How to Solve Causal Inference Questions?

The science of causal reasoning has roots and is developing, in various disciplines, notably philosophy (going back to as old as Aristotle), epidemiology, economics, statistics, computer science, etc. Currently, two of the notable well-established frameworks that provide solid mathematical infrastructures for causal reasoning are the following:

1) Structural Causal Models (SCM) developed by Judea Pearl which enables us to infer causality via Directed Acyclic Graphs (DAG) (click here). The mathematics of intervention, a necessary component for inferring causality, are provided in SCMs through the “do-operator.” When assessing whether X is causing Y, one learns, through this framework, that in general, Pr(Y=y|X=x)≠ Pr(Y=y|do(X=x)), where do(X) denotes an intervention on the random variable X and Pr(.) denotes the probability of a random variable (note that here, I only considered whether X is causing Y, such relationship is asymmetric in a causal sense and hence, whether Y causes X needs a separate causal analysis). The left-hand side of the formula above points to conditional probabilities (not causal in general), whereas elucidation of a causal relationship between variables requires incorporation of intervention (right-hand side of the formula) and using mathematics of the “do-calculus.”
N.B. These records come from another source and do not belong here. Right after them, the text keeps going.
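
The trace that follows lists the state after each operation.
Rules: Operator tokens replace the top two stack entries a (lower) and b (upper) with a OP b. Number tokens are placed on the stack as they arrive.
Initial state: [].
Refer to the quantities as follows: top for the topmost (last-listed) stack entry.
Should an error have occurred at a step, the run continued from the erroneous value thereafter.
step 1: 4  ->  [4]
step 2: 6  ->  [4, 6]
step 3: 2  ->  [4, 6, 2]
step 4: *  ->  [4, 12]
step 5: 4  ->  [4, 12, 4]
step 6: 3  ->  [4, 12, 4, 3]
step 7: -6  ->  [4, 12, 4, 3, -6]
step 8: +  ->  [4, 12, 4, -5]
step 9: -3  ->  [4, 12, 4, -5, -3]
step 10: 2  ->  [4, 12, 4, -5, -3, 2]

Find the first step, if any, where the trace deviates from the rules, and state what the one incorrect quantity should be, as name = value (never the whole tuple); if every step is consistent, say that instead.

step 8, top = -3

step 1: push 4: top = 4 -> consistent with the trace
step 2: push 6: top = 6 -> verified
step 3: push 2: top = 2 -> exactly as logged
step 4: 6 * 2 = 12 -> same as recorded
step 5: push 4: top = 4 -> verified
step 6: push 3: top = 3 -> verified
step 7: push -6: top = -6 -> agrees with the trace
step 8: 3 + -6 = -3 -> the trace has a different value
So the first discrepancy is step 8, where the right value is top = -3.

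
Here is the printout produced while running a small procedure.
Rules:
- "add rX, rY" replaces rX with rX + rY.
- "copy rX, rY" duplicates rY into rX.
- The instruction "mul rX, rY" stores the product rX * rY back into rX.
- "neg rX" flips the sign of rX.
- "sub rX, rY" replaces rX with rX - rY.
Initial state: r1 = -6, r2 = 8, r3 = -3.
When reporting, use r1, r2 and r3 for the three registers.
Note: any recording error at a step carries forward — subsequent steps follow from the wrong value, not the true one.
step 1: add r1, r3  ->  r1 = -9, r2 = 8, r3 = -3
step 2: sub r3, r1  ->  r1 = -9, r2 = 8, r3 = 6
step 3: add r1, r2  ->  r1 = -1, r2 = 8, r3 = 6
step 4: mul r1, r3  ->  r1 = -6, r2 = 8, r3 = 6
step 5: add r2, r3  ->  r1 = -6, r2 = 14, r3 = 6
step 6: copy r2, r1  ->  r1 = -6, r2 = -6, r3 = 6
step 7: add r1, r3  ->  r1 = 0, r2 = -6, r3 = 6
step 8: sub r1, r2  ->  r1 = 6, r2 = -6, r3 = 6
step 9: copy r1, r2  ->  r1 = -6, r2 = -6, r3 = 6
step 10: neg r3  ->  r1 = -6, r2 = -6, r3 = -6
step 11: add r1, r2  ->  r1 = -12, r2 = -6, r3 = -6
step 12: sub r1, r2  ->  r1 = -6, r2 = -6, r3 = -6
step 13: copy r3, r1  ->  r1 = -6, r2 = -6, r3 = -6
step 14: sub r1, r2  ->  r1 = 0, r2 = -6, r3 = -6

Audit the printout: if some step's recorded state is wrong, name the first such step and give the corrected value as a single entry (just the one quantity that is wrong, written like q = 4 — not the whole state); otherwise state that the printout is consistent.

1. r1 = -6 + -3 = -9 (same as recorded)
2. r3 = -3 - -9 = 6 (no discrepancy)
3. r1 = -9 + 8 = -1 (same as recorded)
4. r1 = -1 * 6 = -6 (no discrepancy)
5. r2 = 8 + 6 = 14 (checks out)
6. r2 = -6 (matches)
7. r1 = -6 + 6 = 0 (confirmed correct)
8. r1 = 0 - -6 = 6 (same as recorded)
9. r1 = -6 (agrees with the printout)
10. r3 = -(6) = -6 (consistent with the printout)
11. r1 = -6 + -6 = -12 (no discrepancy)
12. r1 = -12 - -6 = -6 (checks out)
13. r3 = -6 (checks out)
14. r1 = -6 - -6 = 0 (agrees with the printout)
Every step is consistent.

no error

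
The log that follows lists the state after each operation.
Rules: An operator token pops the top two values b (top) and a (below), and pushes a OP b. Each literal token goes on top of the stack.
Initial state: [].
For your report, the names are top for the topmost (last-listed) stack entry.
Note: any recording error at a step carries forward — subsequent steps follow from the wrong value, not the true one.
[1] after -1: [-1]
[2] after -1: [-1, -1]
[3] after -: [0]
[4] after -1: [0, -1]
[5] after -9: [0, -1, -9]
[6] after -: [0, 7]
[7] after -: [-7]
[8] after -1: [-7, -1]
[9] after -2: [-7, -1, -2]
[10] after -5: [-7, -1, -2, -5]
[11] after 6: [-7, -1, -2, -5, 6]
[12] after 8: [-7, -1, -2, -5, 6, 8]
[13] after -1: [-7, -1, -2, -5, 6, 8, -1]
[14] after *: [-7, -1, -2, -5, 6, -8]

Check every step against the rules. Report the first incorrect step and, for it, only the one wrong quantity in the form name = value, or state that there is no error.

step 6, top = 8

Recomputing the run from the initial state:
step 1: [-1]
step 2: [-1, -1]
step 3: [0]
step 4: [0, -1]
step 5: [0, -1, -9]
step 6: [0, 8]
step 7: [-8]
step 8: [-8, -1]
step 9: [-8, -1, -2]
step 10: [-8, -1, -2, -5]
step 11: [-8, -1, -2, -5, 6]
step 12: [-8, -1, -2, -5, 6, 8]
step 13: [-8, -1, -2, -5, 6, 8, -1]
step 14: [-8, -1, -2, -5, 6, -8]
The first disagreement with the log is at step 6, where the value should be top = 8.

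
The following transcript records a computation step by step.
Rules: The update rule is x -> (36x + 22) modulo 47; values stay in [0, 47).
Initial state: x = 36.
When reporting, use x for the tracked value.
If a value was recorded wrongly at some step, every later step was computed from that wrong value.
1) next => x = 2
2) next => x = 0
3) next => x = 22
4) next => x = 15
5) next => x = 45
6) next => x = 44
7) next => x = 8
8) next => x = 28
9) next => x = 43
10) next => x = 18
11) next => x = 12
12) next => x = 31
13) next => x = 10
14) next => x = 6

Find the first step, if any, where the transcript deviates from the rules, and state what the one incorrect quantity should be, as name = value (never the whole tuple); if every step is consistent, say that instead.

step 1: x = (36*36 + 22) mod 47 = 2 -> checks out
step 2: x = (36*2 + 22) mod 47 = 0 -> verified
step 3: x = (36*0 + 22) mod 47 = 22 -> in agreement
step 4: x = (36*22 + 22) mod 47 = 15 -> checks out
step 5: x = (36*15 + 22) mod 47 = 45 -> checks out
step 6: x = (36*45 + 22) mod 47 = 44 -> no discrepancy
step 7: x = (36*44 + 22) mod 47 = 8 -> consistent with the transcript
step 8: x = (36*8 + 22) mod 47 = 28 -> in agreement
step 9: x = (36*28 + 22) mod 47 = 43 -> matches
step 10: x = (36*43 + 22) mod 47 = 19 -> a discrepancy with the transcript
Step 10 is the first one off; corrected, x = 19.

step 10, x = 19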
2) The “potential outcomes” framework (click here) formulated and developed by Donald Rubin (and originally proposed by Jerzy Neyman), professor of statistics at Harvard, which is commonly referred to under the names of Rubin Causal Model (RCM), or the Rubin-Neyman causal model. In order to elucidate whether X causes Y, this framework, speaking at a high level, contrasts the potential outcomes (Y) of an interventional experiment in which a data point (say, an individual) is exposed to different levels of X. For example, if we are to examine the causal effect of Advil on headache, we would contrast the outcomes (whether one has a headache) of an interventional experiment treating (taking Advil) and controlling (not taking Advil). The gold standard experiment for finding such contrast of outcomes is a Randomized Controlled Trial (RCT), but RCTs are not always feasible. The details of experimental design as well as those of how to infer causality in the absence of RCTs is out of the scope of this article, but I would be more than happy to discuss further with interested readers.

The two frameworks, the SCM and the RCM, use two fairly different “representations” (if I may) and sets of assumptions for causal reasoning, but at the end of the day, are axiomatically translatable to each other and eventually serve the same goal, which is extracting causal relationships between variables. Despite the availability of such well-established frameworks, causal reasoning in artificial intelligence has not matured yet and many difficult challenges are unresolved. Many of the current AI systems are, in general, incapable of such ability. Fortunately, however, several AI researchers, including our group at Pennsylvania State University, are actively working in this area. We hope that with causal reasoning, AI systems would improve much more and would be able to help solve more complex real-world problems.

Disclaimer: The contents of this article represent only my opinions and do not extrapolate to those of the scholars mentioned above.